Hey a local. Interested to see what they find. I bet it was from the pdi and not the factory...


----------



## diesel (Jun 8, 2013)

Keep us posted on what they find. I know there has been at least one other member that had an oil leak not related to an oil change, but I can't remember what it was. I know there's a thread on here somewhere about it.


----------



## dieselbrnr (Sep 17, 2013)

Welcome to the CTD club!!!!!


----------



## Chevy Customer Care (Oct 29, 2011)

JRB'sOilburningCruze said:


> Well I discovered these on my driveway. Right under where I park the CTD. Only 2,600 miles on the clock. I'm going to see how good Ourisman Cheverolet Of Bowie's service department is.


Hey there,

Please let me know if you need any additional assistance with this. I look forward to hearing about your updates from the dealership! 

Patsy G
Chevrolet Customer Care


----------



## oilburner (Jun 13, 2013)

diesel said:


> Keep us posted on what they find. I know there has been at least one other member that had an oil leak not related to an oil change, but I can't remember what it was. I know there's a thread on here somewhere about it.

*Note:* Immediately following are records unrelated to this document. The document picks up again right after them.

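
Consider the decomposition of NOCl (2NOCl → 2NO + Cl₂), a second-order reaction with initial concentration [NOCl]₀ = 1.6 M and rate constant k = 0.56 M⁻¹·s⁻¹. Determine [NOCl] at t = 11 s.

0.1474 M

Step 1: For a second-order reaction: 1/[NOCl] = 1/[NOCl]₀ + kt
Step 2: 1/[NOCl] = 1/1.6 + 0.56 × 11
Step 3: 1/[NOCl] = 0.625 + 6.16 = 6.785
Step 4: [NOCl] = 1/6.785 = 0.1474 M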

I remember it just being a valve cover.


----------



## JRB'sOilburningCruze (Feb 25, 2015)

Drove the car to work today, no drips under car. Oil level on dipstick is full. I'm keeping a close watch on it.


----------



## verstohlen (Mar 21, 2015)

My backup camera took a dump today. Seemed odd when I left work. Come home, didn't want to park behind the car in garage so I backed up and moved and when the camera popped up, was black and had some nasty looking images , white shearing top left of screen. Turned it off, tried it again, turned on normal for one second or so and went black. Gotta call and make an appointment for warranty... >.<


----------



## Scott M. (Apr 23, 2013)

is it oil or fuel ? Where is the spot showing up relative to the car ?


----------



## dieselbrnr (Sep 17, 2013)

yeah Diesel that was me. valve cover leak that produced an oily mist coming out of the engine area. just one of many issues.


----------



## KpaxFAQ (Sep 1, 2013)

Sounds like you got a lemon


----------